30 km/hr is hardly speeding where I live. Not even in a school zone.
30 km/h = 8.333 m/s
Solve 8.333 t = 2.9 t^2 for t. Then use that t tigether with
X = 2.9 t^2 for the location, X.
12.90
To answer this question, we need to analyze the motion of both vehicles and find the point where they meet. We can start by converting the car's speed from km/hr to m/s, since the acceleration is given in m/s^2.
1. Convert the car's speed from km/hr to m/s:
- Speed of the car = 30 km/hr
- 1 km = 1000 m
- 1 hr = 3600 s
- Speed of the car = (30 * 1000) / 3600 = 8.33 m/s (approximately)
Now, let's solve for when and where the speeding motorist will be overtaken by the police car:
2. Set up the equation of motion for the speeding motorist:
- Initial speed of the speeding motorist (u) = 8.33 m/s (since they are passing the police car at rest)
- Acceleration of the speeding motorist (a) = 5.8 m/s^2
- Distance covered by the speeding motorist (s)
- Time taken by the speeding motorist (t)
Using the equation of motion: s = ut + (1/2)at^2
3. Set up the equation of motion for the police car:
- Initial speed of the police car (u) = 0 m/s (since it is at rest)

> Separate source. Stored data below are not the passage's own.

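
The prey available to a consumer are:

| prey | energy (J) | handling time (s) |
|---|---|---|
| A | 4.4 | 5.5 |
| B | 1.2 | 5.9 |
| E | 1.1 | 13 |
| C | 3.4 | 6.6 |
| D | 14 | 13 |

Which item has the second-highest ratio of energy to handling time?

In descending order of E/h:
D: 14/13 = 1.08 J/s
A: 4.4/5.5 = 0.8 J/s
C: 3.4/6.6 = 0.515 J/s
B: 1.2/5.9 = 0.203 J/s
E: 1.1/13 = 0.0846 J/s

A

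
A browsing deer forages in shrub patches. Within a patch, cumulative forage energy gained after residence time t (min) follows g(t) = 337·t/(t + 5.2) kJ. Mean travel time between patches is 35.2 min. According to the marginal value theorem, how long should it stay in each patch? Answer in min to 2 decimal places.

Maximise g(t)/(T+t): set derivative to zero → g'(t)(T+t) = g(t).
g'(t) = 337·5.2/(t + 5.2)². Setting 337·5.2/(t+5.2)² = 337t/[(t+5.2)(35.2+t)] gives 5.2(35.2+t) = t(t+5.2), so t² = 5.2×35.2 = 183.
t* = √183 = 13.53 min.

13.53 min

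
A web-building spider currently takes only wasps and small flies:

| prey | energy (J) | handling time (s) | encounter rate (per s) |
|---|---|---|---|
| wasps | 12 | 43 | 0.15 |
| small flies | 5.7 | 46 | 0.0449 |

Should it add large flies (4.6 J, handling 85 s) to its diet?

Intake rate on the current diet: R = (0.15×12 + 0.0449×5.7) / (1 + 0.15×43 + 0.0449×46) = 2.056/9.515 = 0.2161 J/s.
Profitability of large flies: 4.6/85 = 0.05412 J/s.
Since 0.05412 < R, time spent handling large flies is better spent searching.

No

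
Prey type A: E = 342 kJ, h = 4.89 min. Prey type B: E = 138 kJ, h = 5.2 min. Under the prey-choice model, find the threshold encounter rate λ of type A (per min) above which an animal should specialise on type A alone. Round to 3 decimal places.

Drop type B once their profitability E₂/h₂ falls below the rate achievable on type A alone: E₂/h₂ = λE₁/(1 + λh₁).
Solve for λ: λE₁h₂ = E₂(1 + λh₁) → λ(E₁h₂ − E₂h₁) = E₂ → λ = E₂/(E₁h₂ − E₂h₁).
λ = 138/(342×5.2 − 138×4.89) = 138/1104 = 0.125 per min.

0.125 per min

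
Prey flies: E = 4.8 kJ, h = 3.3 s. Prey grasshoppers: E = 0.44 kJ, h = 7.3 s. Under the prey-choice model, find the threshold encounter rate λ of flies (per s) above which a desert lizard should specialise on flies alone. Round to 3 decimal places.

The zero-one rule: include grasshoppers iff E₂/h₂ > λE₁/(1+λh₁). Equality gives the switch point.
λE₁h₂ = E₂ + λE₂h₁ ⇒ λ = E₂/(E₁h₂ − E₂h₁) = 0.44/(35.04 − 1.452) = 0.0131 per s.

0.013 per s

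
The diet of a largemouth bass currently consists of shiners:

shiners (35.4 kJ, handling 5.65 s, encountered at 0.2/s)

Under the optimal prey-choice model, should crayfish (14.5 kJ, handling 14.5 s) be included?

No

On shiners alone, R = ΣλE/(1+Σλh) = 7.08/2.13 = 3.324 kJ/s.
Profitability of crayfish: 14.5/14.5 = 1 kJ/s.
Since 1 < R, time spent handling crayfish is better spent searching.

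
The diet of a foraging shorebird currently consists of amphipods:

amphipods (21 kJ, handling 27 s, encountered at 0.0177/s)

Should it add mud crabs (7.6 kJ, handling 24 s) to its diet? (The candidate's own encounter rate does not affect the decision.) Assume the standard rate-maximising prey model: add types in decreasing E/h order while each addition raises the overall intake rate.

Current rate: (0.0177×21)/(1 + 0.0177×27) = 0.2515 kJ/s.
Profitability of mud crabs: 7.6/24 = 0.3167 kJ/s.
Since 0.3167 > R, including mud crabs increases the long-run rate.

Yes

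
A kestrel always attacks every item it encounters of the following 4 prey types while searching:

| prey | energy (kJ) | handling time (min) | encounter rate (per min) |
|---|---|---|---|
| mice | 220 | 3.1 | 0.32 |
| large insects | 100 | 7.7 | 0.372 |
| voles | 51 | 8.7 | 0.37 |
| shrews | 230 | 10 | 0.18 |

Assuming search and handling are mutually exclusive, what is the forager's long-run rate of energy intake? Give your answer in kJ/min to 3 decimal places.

16.999 kJ/min

R = Σλ_iE_i / (1 + Σλ_ih_i)
Numerator: 0.32×220 + 0.372×100 + 0.37×51 + 0.18×230 = 167.9
Denominator: 1 + 0.32×3.1 + 0.372×7.7 + 0.37×8.7 + 0.18×10 = 9.875
R = 167.9/9.875 = 17 kJ/min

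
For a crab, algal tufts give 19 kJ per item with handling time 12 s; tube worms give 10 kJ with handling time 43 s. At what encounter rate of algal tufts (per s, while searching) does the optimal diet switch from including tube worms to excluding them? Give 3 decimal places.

Drop tube worms once their profitability E₂/h₂ falls below the rate achievable on algal tufts alone: E₂/h₂ = λE₁/(1 + λh₁).
Solve for λ: λE₁h₂ = E₂(1 + λh₁) → λ(E₁h₂ − E₂h₁) = E₂ → λ = E₂/(E₁h₂ − E₂h₁).
λ = 10/(19×43 − 10×12) = 10/697 = 0.01435 per s.

0.014 per s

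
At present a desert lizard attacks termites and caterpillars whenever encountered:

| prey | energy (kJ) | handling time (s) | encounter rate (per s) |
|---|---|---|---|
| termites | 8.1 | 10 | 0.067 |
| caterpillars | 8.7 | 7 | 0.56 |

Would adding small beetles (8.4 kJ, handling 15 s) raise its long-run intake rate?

No

Intake rate on the current diet: R = (0.067×8.1 + 0.56×8.7) / (1 + 0.067×10 + 0.56×7) = 5.415/5.59 = 0.9686 kJ/s.
small beetles: E/h = 8.4/15 = 0.56 kJ/s.
0.56 < 0.9686, so adding small beetles would lower the average — exclude it.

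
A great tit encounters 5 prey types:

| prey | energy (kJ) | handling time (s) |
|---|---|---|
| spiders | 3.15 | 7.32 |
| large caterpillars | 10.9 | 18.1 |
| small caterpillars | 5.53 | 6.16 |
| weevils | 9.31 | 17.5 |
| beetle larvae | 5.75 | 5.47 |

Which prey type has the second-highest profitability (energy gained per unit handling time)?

Profitability E/h (kJ/s): spiders = 3.15/7.32 = 0.43, large caterpillars = 10.9/18.1 = 0.602, small caterpillars = 5.53/6.16 = 0.898, weevils = 9.31/17.5 = 0.532, beetle larvae = 5.75/5.47 = 1.05.
Ranked: beetle larvae > small caterpillars > large caterpillars > weevils > spiders.

small caterpillars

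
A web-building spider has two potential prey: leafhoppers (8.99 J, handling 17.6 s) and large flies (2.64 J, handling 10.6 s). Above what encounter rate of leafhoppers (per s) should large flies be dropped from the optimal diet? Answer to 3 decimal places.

Drop large flies once their profitability E₂/h₂ falls below the rate achievable on leafhoppers alone: E₂/h₂ = λE₁/(1 + λh₁).
Solve for λ: λE₁h₂ = E₂(1 + λh₁) → λ(E₁h₂ − E₂h₁) = E₂ → λ = E₂/(E₁h₂ − E₂h₁).
λ = 2.64/(8.99×10.6 − 2.64×17.6) = 2.64/48.83 = 0.05407 per s.

0.054 per s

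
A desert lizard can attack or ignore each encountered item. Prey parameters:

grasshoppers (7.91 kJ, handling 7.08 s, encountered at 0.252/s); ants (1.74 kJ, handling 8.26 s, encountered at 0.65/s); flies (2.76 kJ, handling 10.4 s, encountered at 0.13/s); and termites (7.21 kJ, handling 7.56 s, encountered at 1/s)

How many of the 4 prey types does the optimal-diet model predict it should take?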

- Acceleration of the police car (a) = 0 m/s^2 (since it is not moving)
- Distance covered by the police car (s)
- Time taken by the police car (t)
Using the equation of motion: s = ut + (1/2)at^2
Since the police car is not moving, its equation becomes: s = ut
4. Equate the distances covered by both vehicles:
- Distance covered by the speeding motorist = Distance covered by the police car
ut + (1/2)at^2 = ut
5. Simplify the equation:
(1/2)at^2 = 0
Since the only way for the equation to hold is if t = 0, this means that the speeding motorist will overtake the police car at the exact moment they pass the police car.
6. Determine the location of the overtaking:
To find the location of the overtaking, we need to substitute the value of t into one of the equations of motion.
Using the equation: s = ut + (1/2)at^2
Distance covered by the speeding motorist = u * t + (1/2) * a * t^2
Distance covered by the speeding motorist = 8.33 * 0 + (1/2) * 5.8 * (0)^2
Distance covered by the speeding motorist = 0
Therefore, the speeding motorist will be overtaken at the exact location they pass the police car.
In summary, the speeding motorist will be overtaken by the police car at the same moment they pass the police car, and it will happen at the same location.